Denn die Zeiten, in denen simple Quellcode-Säuberung, anständige Metatags und ein paar Backlinks noch Wunder wirkten, die sind mit Ausnahme von Nischenthemen schon längst Vergangenheit. Aus gute Grund werden inzwischen immer häufiger SEO und SEM (Search Engine Marketing) in einem Atemzug genannten: denn nur eine optimal abgestimmte Gesamtstrategie aus On-Site Maßnahmen, Social Media Marketing und bezahlten Anzeigen bringt den stets gewünschten Erfolg – und der trägt den immer gleichen Namen: Effizienz. Also maximaler Effekt bei gegebenem Mitteleinsatz. Ich habe noch nie eine Wirtschaftsuniversität von innen gesehen (nein, stimmt gar nicht. Genau genommen halte ich sogar in diesem Semester meine Publizistik-LV in der WU. Aber klingt so schön pathetisch.), aber trotzdem behaupte ich mal frech, dass man die SEO/SEM Jobs am besten mit Wirtschaftsberatern bzw. Prozessoptimierern vergleichen kann. Der Online-Marketing Markt ist so neu und so hochgradig dynamisch und schwer durchblickbar, dass Marketing-Abteilungen für Wissensvorsprung bezahlen, der in kaum einem anderen Sektor so derartig echtzeitlich in harte Währung umrechenbar ist. Ein guter SEO-Berater kostet eine Firma in der Regel gar nix, weil die zusätzlichen Kunden oder das ersparte Werbebudget allemal locker sein Honorar finanzieren. Just my five cents – oder wie Jack in 30 Rock so schön sagt: „We gotta synergize backwards overflow“ 

2 comments
ritchie
ritchie

Yup, das trifft wirklich den Nagel auf den Kopf!

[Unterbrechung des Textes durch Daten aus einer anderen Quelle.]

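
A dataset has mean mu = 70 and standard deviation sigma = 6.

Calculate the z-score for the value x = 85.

2.5

Step 1: Recall the z-score formula: z = (x - mu) / sigma
Step 2: Substitute values: z = (85 - 70) / 6
Step 3: z = 15 / 6 = 2.5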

Online Marketing Evangelist
Online Marketing Evangelist

Lustig sind auch die Leute die immer noch vorwurfsvoll fragen:"gibt es denn jetzt ein funktionierendes Geschäftsmodell im Internet?" Aber ich denke dein "Den Hang zum missionieren habe ich längst abgelegt." trifft es wahnsinnig gut! Danke dafür!